Thu | Apr 25, 2024

Eyes peeled for Lisa as PNP elects gen sec, chairman

Published:Sunday | November 29, 2020 | 12:15 AMErica Virtue - Senior Gleaner Writer

The People’s National Party (PNP) will today elect a general secretary to succeed Julian Robinson and a chairman to take up the mantle from Fitz Jackson in a second round of high-level internal elections this month.

On November 7, delegates elected Mark Golding as president of the 82-year-old party and today, the National Executive Council (NEC) will cast votes at Jamaica College to fill the two posts.

Golding will be hoping for Dr Angela Brown Burke to come out as chairman and Dr Dayton Campbell as general secretary.

Brown Burke faces off with Phillip Paulwell for the position and Campbell is up against Raymond Pryce and Jennifer Housen.

Campbell and Brown Burke expressed confidence in getting the nod in recent interviews, while Paulwell assessed his chances as 50-50.

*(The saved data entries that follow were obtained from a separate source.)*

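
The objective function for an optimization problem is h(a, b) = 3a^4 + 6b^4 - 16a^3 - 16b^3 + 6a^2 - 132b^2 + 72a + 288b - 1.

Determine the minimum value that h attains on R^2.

-1182

h(a,b) separates as P(a) + Q(b) − 1, so its minimum is min P + min Q − 1.
P'(a) = 12(a - 3)(a - 2)(a + 1) vanishes at a ∈ {-1, 2, 3}; Q'(b) = 24(b - 4)(b - 1)(b + 3) vanishes at b ∈ {-3, 1, 4}.
Local minima of P (where P''>0): P(-1)=-47, P(3)=81. Local minima of Q: Q(-3)=-1134, Q(4)=-448.
So the global minimum of h is P(-1) + Q(-3) − 1 = -47 − 1134 − 1 = -1182, attained at (-1, -3).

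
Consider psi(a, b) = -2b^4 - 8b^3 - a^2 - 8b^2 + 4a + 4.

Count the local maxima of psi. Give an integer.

2

psi separates as a function of a plus a function of b, so ∇psi=0 decouples.
∂psi/∂a = -2(a - 2) = 0 at a ∈ {2}; ∂psi/∂b = -8b(b + 1)(b + 2) = 0 at b ∈ {-2, -1, 0}.
The Hessian is diagonal: diag(psi_aa, psi_bb). Second derivatives: psi_aa(2)=-2; psi_bb(-2)=-16, psi_bb(-1)=8, psi_bb(0)=-16.
Local maxima occur where both diagonal entries negative: (2, -2), (2, 0). Count: 2.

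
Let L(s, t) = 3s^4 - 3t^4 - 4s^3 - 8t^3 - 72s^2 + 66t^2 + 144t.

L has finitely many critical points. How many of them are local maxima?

2

L separates as a function of s plus a function of t, so ∇L=0 decouples.
∂L/∂s = 12s(s - 4)(s + 3) = 0 at s ∈ {-3, 0, 4}; ∂L/∂t = -12(t - 3)(t + 1)(t + 4) = 0 at t ∈ {-4, -1, 3}.
The Hessian is diagonal: diag(L_ss, L_tt). Second derivatives: L_ss(-3)=252, L_ss(0)=-144, L_ss(4)=336; L_tt(-4)=-252, L_tt(-1)=144, L_tt(3)=-336.
Local maxima occur where both diagonal entries negative: (0, -4), (0, 3). Count: 2.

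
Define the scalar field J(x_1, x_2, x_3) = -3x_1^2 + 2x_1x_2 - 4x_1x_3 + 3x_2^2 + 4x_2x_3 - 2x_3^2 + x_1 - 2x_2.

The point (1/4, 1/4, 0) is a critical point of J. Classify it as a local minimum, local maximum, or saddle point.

saddle point

The Hessian is constant: H = [[-6, 2, -4], [2, 6, 4], [-4, 4, -4]].
Leading principal minors: Δ₁ = -6, Δ₂ = -40, Δ₃ = 96.
The minors fit neither the all-positive nor the alternating-sign pattern, so H is indefinite: a saddle point.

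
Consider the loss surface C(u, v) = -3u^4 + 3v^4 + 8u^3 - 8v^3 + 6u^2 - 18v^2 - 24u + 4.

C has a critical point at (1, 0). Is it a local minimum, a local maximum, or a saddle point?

saddle point

The mixed partial ∂²C/∂u∂v is 0, so the Hessian at any point is diag(C_uu, C_vv) = diag(12(-3u^2 + 4u + 1), 12(3v^2 - 4v - 3)).
At (1, 0): H = diag(24, -36).
The eigenvalues have opposite signs, so H is indefinite: a saddle point.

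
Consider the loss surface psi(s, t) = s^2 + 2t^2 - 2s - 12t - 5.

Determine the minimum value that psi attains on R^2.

-24

psi(s,t) separates as P(s) + Q(t) − 5, so its minimum is min P + min Q − 5.
P'(s) = 2s - 2 vanishes at s ∈ {1}; Q'(t) = 4(t - 3) vanishes at t ∈ {3}.
Local minima of P (where P''>0): P(1)=-1. Local minima of Q: Q(3)=-18.
So the global minimum of psi is P(1) + Q(3) − 5 = -1 − 18 − 5 = -24, attained at (1, 3).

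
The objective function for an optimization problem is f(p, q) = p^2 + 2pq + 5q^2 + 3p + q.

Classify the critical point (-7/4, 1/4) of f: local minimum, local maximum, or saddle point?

The Hessian of f is constant: H = [[2, 2], [2, 10]].
det(H) = 2·10 − 2² = 16.
det(H) > 0 and tr(H) = 12 > 0, so H is positive definite and the point is a local minimum.

local minimum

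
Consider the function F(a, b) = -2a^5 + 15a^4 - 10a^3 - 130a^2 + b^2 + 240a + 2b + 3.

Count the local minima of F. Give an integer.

2

F separates as a function of a plus a function of b, so ∇F=0 decouples.
∂F/∂a = -10(a - 4)(a - 3)(a - 1)(a + 2) = 0 at a ∈ {-2, 1, 3, 4}; ∂F/∂b = 2(b + 1) = 0 at b ∈ {-1}.
The Hessian is diagonal: diag(F_aa, F_bb). Second derivatives: F_aa(-2)=900, F_aa(1)=-180, F_aa(3)=100, F_aa(4)=-180; F_bb(-1)=2.
Local minima occur where both diagonal entries positive: (-2, -1), (3, -1). Count: 2.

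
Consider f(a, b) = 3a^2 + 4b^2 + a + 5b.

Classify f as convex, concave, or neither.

f is quadratic, so its Hessian is the constant matrix H = [[6, 0], [0, 8]].
det(H) = 48, tr(H) = 14.
det(H) > 0 and tr(H) > 0, so H is positive definite everywhere: convex.

convex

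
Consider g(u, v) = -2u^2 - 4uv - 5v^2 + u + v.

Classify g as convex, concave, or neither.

concave

g is quadratic, so its Hessian is the constant matrix H = [[-4, -4], [-4, -10]].
det(H) = 24, tr(H) = -14.
det(H) > 0 and tr(H) < 0, so H is negative definite everywhere: concave.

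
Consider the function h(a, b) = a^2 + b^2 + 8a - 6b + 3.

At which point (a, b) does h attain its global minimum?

h(a,b) separates as P(a) + Q(b) + 3, so its minimum is min P + min Q + 3.
P'(a) = 2a + 8 vanishes at a ∈ {-4}; Q'(b) = 2b - 6 vanishes at b ∈ {3}.
Local minima of P (where P''>0): P(-4)=-16. Local minima of Q: Q(3)=-9.
So the global minimum of h is P(-4) + Q(3) + 3 = -16 − 9 + 3 = -22, attained at (-4, 3).

(-4, 3)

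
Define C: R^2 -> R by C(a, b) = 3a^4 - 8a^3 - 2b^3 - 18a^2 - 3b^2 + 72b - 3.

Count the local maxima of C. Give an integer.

C separates as a function of a plus a function of b, so ∇C=0 decouples.
∂C/∂a = 12a(a - 3)(a + 1) = 0 at a ∈ {-1, 0, 3}; ∂C/∂b = -6(b - 3)(b + 4) = 0 at b ∈ {-4, 3}.
The Hessian is diagonal: diag(C_aa, C_bb). Second derivatives: C_aa(-1)=48, C_aa(0)=-36, C_aa(3)=144; C_bb(-4)=42, C_bb(3)=-42.
Local maxima occur where both diagonal entries negative: (0, 3). Count: 1.

1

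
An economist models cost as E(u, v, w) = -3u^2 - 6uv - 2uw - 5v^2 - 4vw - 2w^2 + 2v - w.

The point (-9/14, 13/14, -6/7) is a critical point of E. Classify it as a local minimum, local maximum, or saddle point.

local maximum

The Hessian is constant: H = [[-6, -6, -2], [-6, -10, -4], [-2, -4, -4]].
Leading principal minors: Δ₁ = -6, Δ₂ = 24, Δ₃ = -56.
The minors alternate sign starting negative (−, +, −), so H is negative definite: a local maximum.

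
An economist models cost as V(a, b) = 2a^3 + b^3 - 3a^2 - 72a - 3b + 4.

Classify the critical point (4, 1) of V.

The mixed partial ∂²V/∂a∂b is 0, so the Hessian at any point is diag(V_aa, V_bb) = diag(6(2a - 1), 6b).
At (4, 1): H = diag(42, 6).
Both eigenvalues are positive, so H is positive definite: a local minimum.

local minimum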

But even as eyes are trained on the elections, several party officials polled last week said they will be looking for the losing presidential candidate, Lisa Hanna.

“If Lisa does not turn up at the NEC meeting today, her intention is clear. Nobody likes to lose, but you can’t have two presidents. And even if there was a tie, it would have to be done again,” a backer for Hanna’s presidential bid said last week. “This is somebody who lived on social media and she has just gone missing so.”

“Lisa has plotted the same graph as Dr Peter Phillips did politically when he lost the 2008 challenge. He and his team of ‘divisionists’ disengaged from the political process,” said a senior Comrade.

On the day of the presidential election, Hanna had told The Sunday Gleaner that it would not be easy for anyone who assumed the leadership of the party, but she would accept an outstretched hand.

Deeply divided after years of leadership challenges at the presidential and vice-presidential levels, Comrades have been using social media to spew vitriol against each other.

“Jamaicans have always seen how I have operated in adversity. Even when I lost at the vice-presidential level, I never stopped working for the party. I never left and I never turned my back. It’s about the people, and not about a position. I believe in the people of Jamaica, and for the time I have left with breath and some youth and energy, I want to be able to work with the PNP to deliver some of those policies that are so crucial and so critical,” she had said.

“So if a hand is stretched, I would hope that Mark sees it as a working relationship. Truth is, no man is an island and people are moving away from insularity and unilateral behaviour. They want relatability. They want assimilation and it’s a time to press the reset button on that kind of value system.”

Hanna had said that a loss for her would demand introspection.

“Anything that happens today (November 7) would cause one to look at their future, however. Anything that happens today is a new beginning for the PNP either way,” she said.

Political watchers have said that while what the winner does was important, it is even more important what the loser does.

For his part, Golding, the eventual winner, had pointed out that healing the breach would take efforts from both sides.